I thought of abandoning the line and going back at around 5PM when it’s not that hot anymore but decided it’s a bad idea since we would be up against mosquitoes then.

As with any time of need, we experienced niceness that day. A neighbor was kind enough to give us halo-halo. Someone offered the folding chair she brought to my aunt for her to sit on.

We learned later that the PCOS machine for our cluster broke down. Twice. We also learned that our BEI would let ten voters in at a time and wait for all ten to be through before they let another ten in.  Imagine if someone from a group of ten took thirty minutes to vote.  Speaking as someone who had manned a polling precint in the past and from common sense, the right thing to do would be to let someone in when someone comes out. Also, they should have positioned their table near or across the door so they could monitor the people coming in and out instead of having, I am guessing, the third member go out and check the line. Their table and the machine was at the back of the room. Maybe they were concerned about security, I don’t know.

There was a minor quarrel at one of the clusters though. Apparently, they issued numbers to people in line. Someone who got a number, decided to try some of the siomai for sale outside the school, came back very much later and wanted to bypass everyone else even if her number was called eons ago.

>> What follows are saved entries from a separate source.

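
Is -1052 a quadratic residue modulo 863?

Pull out -1: (-1052/863) = (-1/863)·(1052/863). Since 863 ≡ 3 (mod 4), (-1/863) = -1. Now have -(1052/863).
Reduce the numerator: 1052 ≡ 189 (mod 863), so (1052/863) = (189/863).
189 ≡ 1 (mod 4), so quadratic reciprocity gives (189/863) = (863/189). Reduce: 863 ≡ 107 (mod 189). Now have -(107/189).
189 ≡ 1 (mod 4), so quadratic reciprocity gives (107/189) = (189/107). Reduce: 189 ≡ 82 (mod 107). Now have -(82/107).
Factor out 2: 82 = 2·41. Since 107 ≡ 3 (mod 8), (2/107) = -1. Now have (41/107).
41 ≡ 1 (mod 4), so quadratic reciprocity gives (41/107) = (107/41). Reduce: 107 ≡ 25 (mod 41). Now have (25/41).
25 ≡ 1 (mod 4), so quadratic reciprocity gives (25/41) = (41/25). Reduce: 41 ≡ 16 (mod 25). Now have (16/25).
Factor out 2: 16 = 2^4. Since 25 ≡ 1 (mod 8), (2/25) = +1, and (2/25)^4 = +1. Now have (1/25).
(1/25) = 1. Collecting the sign factors: 1.
The Legendre symbol is 1, so x^2 ≡ -1052 (mod 863) has solution.

yes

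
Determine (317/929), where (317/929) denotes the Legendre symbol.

-1

(317/929)
  = (929/317)    [QR: 317 ≡ 1 mod 4, sign kept]
  = (295/317)    [929 ≡ 295 mod 317]
  = (317/295)    [QR: 317 ≡ 1 mod 4, sign kept]
  = (22/295)    [317 ≡ 22 mod 295]
  = (11/295)    [295 ≡ 7 mod 8 ⇒ (2/295) = +1]
  = -(295/11)    [QR: both ≡ 3 mod 4, sign flips]
  = -(9/11)    [295 ≡ 9 mod 11]
  = -(11/9)    [QR: 9 ≡ 1 mod 4, sign kept]
  = -(2/9)    [11 ≡ 2 mod 9]
  = -(1/9)    [9 ≡ 1 mod 8 ⇒ (2/9) = +1]
  = -1    [(1/9) = 1]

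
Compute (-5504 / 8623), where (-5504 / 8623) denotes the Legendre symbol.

(-5504 / 8623)
  = (3119 / 8623)    [-5504 ≡ 3119 mod 8623]
  = -(8623 / 3119)    [QR: both ≡ 3 mod 4, sign flips]
  = -(2385 / 3119)    [8623 ≡ 2385 mod 3119]
  = -(3119 / 2385)    [QR: 2385 ≡ 1 mod 4, sign kept]
  = -(734 / 2385)    [3119 ≡ 734 mod 2385]
  = -(367 / 2385)    [2385 ≡ 1 mod 8 ⇒ (2 / 2385) = +1]
  = -(2385 / 367)    [QR: 2385 ≡ 1 mod 4, sign kept]
  = -(183 / 367)    [2385 ≡ 183 mod 367]
  = (367 / 183)    [QR: both ≡ 3 mod 4, sign flips]
  = (1 / 183)    [367 ≡ 1 mod 183]
  = 1    [(1 / 183) = 1]

1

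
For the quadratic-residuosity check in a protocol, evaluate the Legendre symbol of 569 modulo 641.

1

(569/641)
  = (641/569)    [QR: 569 ≡ 1 mod 4, sign kept]
  = (72/569)    [641 ≡ 72 mod 569]
  = (9/569)    [569 ≡ 1 mod 8 ⇒ (2/569)^3 = +1]
  = (569/9)    [QR: 9 ≡ 1 mod 4, sign kept]
  = (2/9)    [569 ≡ 2 mod 9]
  = (1/9)    [9 ≡ 1 mod 8 ⇒ (2/9) = +1]
  = 1    [(1/9) = 1]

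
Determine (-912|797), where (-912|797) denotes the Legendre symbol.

(-912|797)
  = (912|797)    [797 ≡ 1 mod 4 ⇒ (-1|797) = +1]
  = (115|797)    [912 ≡ 115 mod 797]
  = (797|115)    [QR: 797 ≡ 1 mod 4, sign kept]
  = (107|115)    [797 ≡ 107 mod 115]
  = -(115|107)    [QR: both ≡ 3 mod 4, sign flips]
  = -(8|107)    [115 ≡ 8 mod 107]
  = (1|107)    [107 ≡ 3 mod 8 ⇒ (2|107)^3 = -1]
  = 1    [(1|107) = 1]

1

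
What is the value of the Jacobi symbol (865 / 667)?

-1

(865 / 667)
  = (198 / 667)    [865 ≡ 198 mod 667]
  = -(99 / 667)    [667 ≡ 3 mod 8 ⇒ (2 / 667) = -1]
  = (667 / 99)    [QR: both ≡ 3 mod 4, sign flips]
  = (73 / 99)    [667 ≡ 73 mod 99]
  = (99 / 73)    [QR: 73 ≡ 1 mod 4, sign kept]
  = (26 / 73)    [99 ≡ 26 mod 73]
  = (13 / 73)    [73 ≡ 1 mod 8 ⇒ (2 / 73) = +1]
  = (73 / 13)    [QR: 13 ≡ 1 mod 4, sign kept]
  = (8 / 13)    [73 ≡ 8 mod 13]
  = -(1 / 13)    [13 ≡ 5 mod 8 ⇒ (2 / 13)^3 = -1]
  = -1    [(1 / 13) = 1]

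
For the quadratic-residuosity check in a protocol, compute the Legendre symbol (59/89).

89 ≡ 1 (mod 4), so quadratic reciprocity gives (59/89) = (89/59). Reduce: 89 ≡ 30 (mod 59). Now have (30/59).
Factor out 2: 30 = 2·15. Since 59 ≡ 3 (mod 8), (2/59) = -1. Now have -(15/59).
Both 15 ≡ 3 and 59 ≡ 3 (mod 4), so reciprocity gives (15/59) = -(59/15). Reduce: 59 ≡ 14 (mod 15). Now have (14/15).
Factor out 2: 14 = 2·7. Since 15 ≡ 7 (mod 8), (2/15) = +1. Now have (7/15).
Both 7 ≡ 3 and 15 ≡ 3 (mod 4), so reciprocity gives (7/15) = -(15/7). Reduce: 15 ≡ 1 (mod 7). Now have -(1/7).
(1/7) = 1. Collecting the sign factors: -1.

-1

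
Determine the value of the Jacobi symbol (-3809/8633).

Pull out -1: (-3809/8633) = (-1/8633)·(3809/8633). Since 8633 ≡ 1 (mod 4), (-1/8633) = +1. Now have (3809/8633).
3809 ≡ 1 (mod 4), so quadratic reciprocity gives (3809/8633) = (8633/3809). Reduce: 8633 ≡ 1015 (mod 3809). Now have (1015/3809).
3809 ≡ 1 (mod 4), so quadratic reciprocity gives (1015/3809) = (3809/1015). Reduce: 3809 ≡ 764 (mod 1015). Now have (764/1015).
Factor out 2: 764 = 2^2·191. Since 1015 ≡ 7 (mod 8), (2/1015) = +1, and (2/1015)^2 = +1. Now have (191/1015).
Both 191 ≡ 3 and 1015 ≡ 3 (mod 4), so reciprocity gives (191/1015) = -(1015/191). Reduce: 1015 ≡ 60 (mod 191). Now have -(60/191).
Factor out 2: 60 = 2^2·15. Since 191 ≡ 7 (mod 8), (2/191) = +1, and (2/191)^2 = +1. Now have -(15/191).
Both 15 ≡ 3 and 191 ≡ 3 (mod 4), so reciprocity gives (15/191) = -(191/15). Reduce: 191 ≡ 11 (mod 15). Now have (11/15).
Both 11 ≡ 3 and 15 ≡ 3 (mod 4), so reciprocity gives (11/15) = -(15/11). Reduce: 15 ≡ 4 (mod 11). Now have -(4/11).
Factor out 2: 4 = 2^2. Since 11 ≡ 3 (mod 8), (2/11) = -1, and (2/11)^2 = +1. Now have -(1/11).
(1/11) = 1. Collecting the sign factors: -1.

-1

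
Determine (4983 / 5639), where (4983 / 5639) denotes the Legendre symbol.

(4983 / 5639)
  = -(5639 / 4983)    [QR: both ≡ 3 mod 4, sign flips]
  = -(656 / 4983)    [5639 ≡ 656 mod 4983]
  = -(41 / 4983)    [4983 ≡ 7 mod 8 ⇒ (2 / 4983)^4 = +1]
  = -(4983 / 41)    [QR: 41 ≡ 1 mod 4, sign kept]
  = -(22 / 41)    [4983 ≡ 22 mod 41]
  = -(11 / 41)    [41 ≡ 1 mod 8 ⇒ (2 / 41) = +1]
  = -(41 / 11)    [QR: 41 ≡ 1 mod 4, sign kept]
  = -(8 / 11)    [41 ≡ 8 mod 11]
  = (1 / 11)    [11 ≡ 3 mod 8 ⇒ (2 / 11)^3 = -1]
  = 1    [(1 / 11) = 1]

1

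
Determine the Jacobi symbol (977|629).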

Close to 3PM, holding the “smartmatic” markers, I wondered if other pens or markers would void the ballot. When the machine displayed that my vote’s been counted, it was a relief. It took me less than a minute to fill up my ballot. Several long minutes more to get a purple thumb and have my pointer dressed in indelible ink. Apparently, our BEI’s are not that quick in scanning through the book of voters. Another thing that resulted in the long line. Tsk, tsk.

So next election, I will go to the polling place better prepared. Aside from the water and umbrella, i’m bringing lunch, snacks, a folding chair and a book. Laptop too, if only our public schools are equipped with wifi.